Written & Directed by Terrence Malick
Where do I even begin with such a film? Why not just where my mind takes me when I think of this film, how’s that? Well the first thing I think about, and probably what most people think about, is the immense beauty contained within this film. It starts with the cinematography, but truthfully goes even deeper than that. But starting with those famous images, the cinematography is what I would consider the best there has ever been. The film takes place predominately the wheat fields of West Texas, though the film was shot in Canada. Look, I know this is going to sound weird, but I love watching wheat fields. I love when the farms around here are full grown because I just stop, stare and admire. It’s weird, but I truly think it is one of the most beautiful things in the world. So when director Terrence Malick and cinematographer Nestor Almendros did what they did with the wheat fields, oh my goodness! They capture such beauty just with camera movements, framing, and the extensive use of the ever so beautiful “magic hour”. I think this is just one of those miracle marriages of fantastic vision and talent with great luck with weather and location. It is truly a work of art and would stand as one of my favorite films if all it was was images. But it’s not!

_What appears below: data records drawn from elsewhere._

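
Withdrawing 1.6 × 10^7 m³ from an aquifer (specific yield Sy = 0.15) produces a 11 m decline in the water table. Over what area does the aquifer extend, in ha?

A ≈ 970 ha

A = ΔV / (Sy × Δh) = 1.6 × 10^7 / (0.15 × 11) = 9.697 × 10^6 m²
A = 9.697 × 10^6 m² = 969.7 ha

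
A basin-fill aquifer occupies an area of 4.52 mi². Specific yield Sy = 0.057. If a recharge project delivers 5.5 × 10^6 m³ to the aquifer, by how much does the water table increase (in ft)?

A = 4.52 mi² = 1.171 × 10^7 m²
Δh = ΔV / (Sy × A) = 5.5 × 10^6 m³ / (0.057 × 1.171 × 10^7 m²) = 8.242 m
Δh = 8.242 m = 27.04 ft

Δh ≈ 27 ft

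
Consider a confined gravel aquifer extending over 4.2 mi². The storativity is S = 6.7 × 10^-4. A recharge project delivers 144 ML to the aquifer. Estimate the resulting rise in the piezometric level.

A = 4.2 mi² = 1.088 × 10^7 m²
ΔV = 144 ML = 1.44 × 10^5 m³
Δh = ΔV / (S × A) = 1.44 × 10^5 m³ / (6.7 × 10^-4 × 1.088 × 10^7 m²) = 19.76 m

Δh ≈ 19.8 m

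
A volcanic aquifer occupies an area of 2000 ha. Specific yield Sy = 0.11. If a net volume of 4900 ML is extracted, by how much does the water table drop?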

No, there is so much more, like the great story to go along with it. Bill (Richard Gere) accidently kills the foreman at his factory in Chicago, causing him to flee to Texas with his girlfriend Abby (Brooke Adams) and kid sister Linda (Linda Manz). Once there they find work on a farmer’s (Sam Shepard) wheat farm. Once the wealthy man takes a liking to Abby, Bill, who has been pretending Abby is his sister instead of his lover, springs the idea for her to marry the dying Farmer to eventually gain his wealth. But it seems Abby’s love has rejuvenated him, and Abby starts to fall for him too. Eventually all of the evil surrounding the situation boils over and everyone, including the farm, comes in jeopardy of the wrath of man vs. nature.
Nature is one of the themes which Malick deals with extensively in his films and especially man’s conflict with both the physical nature around him as well as the nature of man. That is what I find so fascinating with his films and none of them do it quite as well as “Days of Heaven”. The story, which I might rank least of all of this films attributes, is still one that brings great thought and consideration to the viewer while at the same time being compelling and interesting. Malick is also known for his extensive use of the voice-over. In this case Linda has the honor of narrating the story, which seems perfect to tell this story from the perspective of the innocent girl. Her natural narration and storytelling seems to mirror that of Malick’s ability to tell this story in the same manner, yet instill such complex themes and morals.
The acting all around seems perfectly cast as well. Brooke Adams may be the only one that ever feels out of place, but even then it is intermittently. Richard Gere shows the raw attitude of Bill and Sam Shepard really plays a great defeated, then rejuvenated Farmer. And Linda Manz, who went on to not do much afterward, is really strong in the narrator’s role.
This is a film that I have now seen about four times, and I must say that it is one of those films that just gets better and better every time I watch it, and I think that has something to do with the filmmaking of Malick. “Days of Heaven” is a film that I will continue to come back to and continue to just drool over in all aspects of its filmmaking. I made a comment the other day while watching it. My facebook status was as follows: “I am literally laughing at how ridiculous this film is. The images are so beautiful they make me laugh.” Something tells me this won’t happen very often. And it also tells me that “Days of Heaven” is not only one of Malick’s masterpieces, but also one of my favorite films of all time.